To send commands to the Parse service, you use POST requests to the /parse endpoint. The body of the request contains information on what site to open, how to map HTML elements to fields and, and how to format the returned data. Let's look at the daily deals example from Chapter 4, Parsing HTML, and build a request for the Parse service. First, we will look at the package and import statements, as follows:

package main

import (
  "bytes"
  "encoding/json"
  "fmt"
  "io/ioutil"
  "net/http"

  "github.com/slotix/dataflowkit/fetch"
  "github.com/slotix/dataflowkit/scrape"
)

Here, you can see where we import the necessary dataflowkit packages. The fetch package is used in this example to build the request for the Parse service to send to the Fetch service. You can see it in the main function, as follows:

func main() {
  r := scrape.Payload{
    Name: "Daily Deals",
    Request: fetch.Request{
      Type: "Base",
      URL: "https://www.packtpub.com/latest-releases",
      Method: "GET",
    },
    Fields: []scrape.Field{
      {
        Name: "Title",
        Selector: `div.landing-page-row div[itemtype$="/Product"]  
         div.book-block-title`,
        Extractor: scrape.Extractor{
          Types: []string{"text"},
          Filters: []string{"trim"},
        },
      }, {
        Name: "Price",
        Selector: `div.landing-page-row div[itemtype$="/Product"] div.book-block-
        price-discounted`,
        Extractor: scrape.Extractor{
          Types: []string{"text"},
          Filters: []string{"trim"},
        },
      },
    },
    Format: "CSV",
  }

This scrape.Payload object is what we use to communicate with the Parse service. It defines the request to make to the Fetch service, as well as how to collect and format our data. In our case, we want to collect rows of two fields: the title and the price. We use CSS selectors to define where to find the fields, and where to extract the data from. The Extractor that this program will use is the text extractor which will copy all of the inner text for the matching element.
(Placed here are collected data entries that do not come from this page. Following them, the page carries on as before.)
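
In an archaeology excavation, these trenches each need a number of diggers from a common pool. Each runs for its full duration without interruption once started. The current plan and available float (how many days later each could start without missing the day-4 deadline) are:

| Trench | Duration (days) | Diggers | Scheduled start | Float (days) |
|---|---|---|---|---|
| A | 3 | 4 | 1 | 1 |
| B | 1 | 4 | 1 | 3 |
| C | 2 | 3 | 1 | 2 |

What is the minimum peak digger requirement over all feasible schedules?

Early-start (A@1, B@1, C@1) gives peak 11: d1:11  d2:7  d3:4  d4:0.
Shift B→4.
Schedule A@1, B@4, C@1: d1:7  d2:7  d3:4  d4:4 — peak 7.
No arrangement of the 24 feasible schedules does better.

7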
Finally, we send the request to the Parse service and wait for the result, as shown in the following example:

  data, err := json.Marshal(&r)

  if err != nil {
    panic(err)
  }
  resp, err := http.Post("http://localhost:8001/parse", "application/json", 
  bytes.NewBuffer(data))
  if err != nil {
    panic(err)
  }

  body, err := ioutil.ReadAll(resp.Body)
  if err != nil {
    panic(err)
  }

  fmt.Println(string(body))
}

The Parse service replies with a JSON object summarizing the whole process, including where we can find the file containing the results, as shown in the following example:

{
  "Output file":"results/f5ae68fa_2019-01-13_22:53.CSV",
  "Requests":{
    "initial":1
  },
  "Responses":1,
  "Task ID":"1Fk0qAso17vNnKpzddCyWUcVv6r",
  "Took":"3.209452023s"
}

The convenience that the Parse service offers, allows you as a user to be even more creative by building on top of it. With systems that are open source, and composable, you can start with a solid foundation and apply your best skills towards making a complete system. You are armed with enough knowledge and enough tools to build efficient and powerful systems, but I hope your learning does not stop here!